Мнимое сиротство. Хлебников и Хармс в контексте русского и европейского модернизма - Лада Панова 9 стр.


На протяжении всей своей артистической карьеры Хлебников умело скрещивал две традиции. Как один из пионеров дегуманизированной литературы, он безусловно был авангардистом, а как создатель прилагавшегося к ней мифогенного самообраза – последователем символистов. Символистам он обязан и своими культурными ориентирами: интересом к философии языка, вниманием к славянской языческой культуре и тягой к "большим идеям".

Что же такого особенного сделал Хлебников в модернизме? Его оригинальный вклад – это, прежде всего, артистичная до гениальности прагматика. Примирив противоборствующие тенденции двух модернистских лагерей, кубофутуризма и символизма, он изобрел для себя маску гения и пророка, пришедшего неизвестно откуда, этакого Прометея без роду без племени и даже без определенного места жительства, которая давала ему "право" отрицать свое ученичество у символистов и у Филиппо Томмазо Маринетти.

После всего сказанного уже не покажется странным, что хлебниковские тексты – это властные речевые акты, призванные убедить широкие читательские массы в том, что он – гений, достойный поклонения. В последующих главах книги на небольшом количестве примеров будет показано, что его сюжеты, мотивы, образы и интеллектуальные ходы могли быть теми же, что у его предшественников и современников. Новым до дерзости было их текстовое воплощение – графоманское и местами косноязычное, примитивное / детское, легко перескакивающее из одного стилистического регистра в другой, но в то же время внушающее аудитории, что она имеет дело с гением. Тем самым решительно размывался культурный генезис заимствованных элементов, а их использованию придавался характер пророческого откровения.
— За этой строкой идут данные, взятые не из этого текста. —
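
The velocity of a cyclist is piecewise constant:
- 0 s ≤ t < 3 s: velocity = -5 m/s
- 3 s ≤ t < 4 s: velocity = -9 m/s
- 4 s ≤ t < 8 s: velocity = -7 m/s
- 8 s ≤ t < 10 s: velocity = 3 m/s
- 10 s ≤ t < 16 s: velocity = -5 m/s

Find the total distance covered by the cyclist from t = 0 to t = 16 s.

88 m

Distance (not displacement) is the total path length: add the absolute areas under v-t.
0–3 s: |-5| × 3 = 15 m
3–4 s: |-9| × 1 = 9 m
4–8 s: |-7| × 4 = 28 m
8–10 s: |3| × 2 = 6 m
10–16 s: |-5| × 6 = 30 m
Total distance = 88 m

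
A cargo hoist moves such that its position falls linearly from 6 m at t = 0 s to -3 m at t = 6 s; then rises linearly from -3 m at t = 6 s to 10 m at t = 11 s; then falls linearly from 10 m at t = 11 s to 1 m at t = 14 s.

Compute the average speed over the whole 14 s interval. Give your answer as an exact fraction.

31/14 m/s

Average speed = (total path length)/(elapsed time); on a piecewise-linear x-t graph the path length is Σ|Δx|.
0–6 s: |Δx| = |-3 − 6| = 9 m
6–11 s: |Δx| = |10 − -3| = 13 m
11–14 s: |Δx| = |1 − 10| = 9 m
Total path = 31 m; average speed = 31/14 = 31/14 m/s.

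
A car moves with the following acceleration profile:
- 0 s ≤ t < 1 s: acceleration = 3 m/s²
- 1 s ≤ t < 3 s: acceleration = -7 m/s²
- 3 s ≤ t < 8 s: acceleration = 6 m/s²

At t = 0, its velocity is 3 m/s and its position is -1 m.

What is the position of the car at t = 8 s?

36.5 m

On each constant-a segment, Δv = aΔt and Δx = v₀Δt + ½aΔt²; chain segment to segment.
0–1 s: v starts 3 m/s; Δx = 3·1 + ½·3·1² = 4.5 m; v ends 6 m/s.
1–3 s: v starts 6 m/s; Δx = 6·2 + ½·-7·2² = -2 m; v ends -8 m/s.
3–8 s: v starts -8 m/s; Δx = -8·5 + ½·6·5² = 35 m; v ends 22 m/s.
x(8) = -1 + Σ Δx = 36.5 m.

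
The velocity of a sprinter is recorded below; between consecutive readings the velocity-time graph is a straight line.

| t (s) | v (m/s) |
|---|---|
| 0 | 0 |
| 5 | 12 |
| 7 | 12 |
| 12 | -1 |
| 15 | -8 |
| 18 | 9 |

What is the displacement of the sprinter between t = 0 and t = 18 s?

Displacement is the signed area under the v-t curve.
0–5 s: ½(0 + 12)(5) = 30 m
5–7 s: 12 × 2 = 24 m
7–12 s: ½(12 + -1)(5) = 27.5 m
12–15 s: ½(-1 + -8)(3) = -13.5 m
15–18 s: ½(-8 + 9)(3) = 1.5 m
Net displacement = 69.5 m

69.5 m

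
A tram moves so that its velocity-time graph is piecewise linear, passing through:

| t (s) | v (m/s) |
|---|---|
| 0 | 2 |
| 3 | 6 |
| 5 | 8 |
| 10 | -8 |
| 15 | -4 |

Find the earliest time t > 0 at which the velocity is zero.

t = 7.5 s

v changes sign on 5–10 s (from 8 to -8); the graph is linear there, so v = 0 at t = 5 + (-8)·(10 − 5)/(-8 − 8) = 7.5 s.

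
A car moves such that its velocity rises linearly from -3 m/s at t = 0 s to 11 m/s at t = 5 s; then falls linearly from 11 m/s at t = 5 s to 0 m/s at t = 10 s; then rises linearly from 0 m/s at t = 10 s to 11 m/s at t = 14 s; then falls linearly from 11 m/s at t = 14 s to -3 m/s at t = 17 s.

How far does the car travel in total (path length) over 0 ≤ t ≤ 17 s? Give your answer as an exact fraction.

1213/14 m

Distance (not displacement) is the total path length: add the absolute areas under v-t.
0–5 s: v = 0 at t = 15/14 s; triangle areas 45/28 + 605/28 = 325/14 m
5–10 s: |½(11 + 0)(5)| = 27.5 m
10–14 s: |½(0 + 11)(4)| = 22 m
14–17 s: v = 0 at t = 229/14 s; triangle areas 363/28 + 27/28 = 195/14 m
Total distance = 1213/14 m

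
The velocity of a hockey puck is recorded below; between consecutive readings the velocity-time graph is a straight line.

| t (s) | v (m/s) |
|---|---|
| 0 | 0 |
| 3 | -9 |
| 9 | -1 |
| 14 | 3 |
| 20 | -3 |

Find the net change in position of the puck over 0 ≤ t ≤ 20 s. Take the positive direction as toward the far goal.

Displacement is the signed area under the v-t curve.
0–3 s: ½(0 + -9)(3) = -13.5 m
3–9 s: ½(-9 + -1)(6) = -30 m
9–14 s: ½(-1 + 3)(5) = 5 m
14–20 s: ½(3 + -3)(6) = 0 m
Net displacement = -38.5 m

-38.5 m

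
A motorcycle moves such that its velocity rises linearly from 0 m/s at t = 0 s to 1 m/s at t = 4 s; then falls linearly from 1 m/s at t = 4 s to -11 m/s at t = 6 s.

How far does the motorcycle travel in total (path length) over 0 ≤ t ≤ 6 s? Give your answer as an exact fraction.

73/6 m

Distance (not displacement) is the total path length: add the absolute areas under v-t.
0–4 s: |½(0 + 1)(4)| = 2 m
4–6 s: v = 0 at t = 25/6 s; triangle areas 1/12 + 121/12 = 61/6 m
Total distance = 73/6 m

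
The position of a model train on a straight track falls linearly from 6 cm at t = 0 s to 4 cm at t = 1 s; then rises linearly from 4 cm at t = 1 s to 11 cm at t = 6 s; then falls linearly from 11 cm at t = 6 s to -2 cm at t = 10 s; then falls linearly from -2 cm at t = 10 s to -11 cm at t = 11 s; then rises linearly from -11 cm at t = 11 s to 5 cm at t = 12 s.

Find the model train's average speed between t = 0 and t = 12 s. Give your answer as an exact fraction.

47/12 cm/s

Average speed = (total path length)/(elapsed time); on a piecewise-linear x-t graph the path length is Σ|Δx|.
0–1 s: |Δx| = |4 − 6| = 2 cm
1–6 s: |Δx| = |11 − 4| = 7 cm
6–10 s: |Δx| = |-2 − 11| = 13 cm
10–11 s: |Δx| = |-11 − -2| = 9 cm
11–12 s: |Δx| = |5 − -11| = 16 cm
Total path = 47 cm; average speed = 47/12 = 47/12 cm/s.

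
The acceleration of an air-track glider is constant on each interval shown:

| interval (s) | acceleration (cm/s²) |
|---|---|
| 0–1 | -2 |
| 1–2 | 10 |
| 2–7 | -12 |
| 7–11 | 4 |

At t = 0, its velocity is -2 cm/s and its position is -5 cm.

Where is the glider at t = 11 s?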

Со своей стороны, Хармс вторил Хлебникову, подхватывая и его авторитарную программу по внедрению себя в читательское сознание, и его графоманско-пророческую поэтику, и страсть к большим, идеологически значимым, проектам.

Языковые проекты Хлебникова и его словотворческие эксперименты в художественных текстах тоже обнаруживают главенство прагматики над семантикой. На первый взгляд кажется, что при создании совершенно нового словаря и не существовавшего прежде "звездного языка" писатель занят семантикой в чистом виде. На самом деле языковые единицы, рождающиеся в ходе такой деятельности, – шаг прежде всего прагматический: заявление об интеллектуальной мощи Хлебникова, о его ни с чем не сравнимом новаторстве и о смене устоев мировой коммуникации.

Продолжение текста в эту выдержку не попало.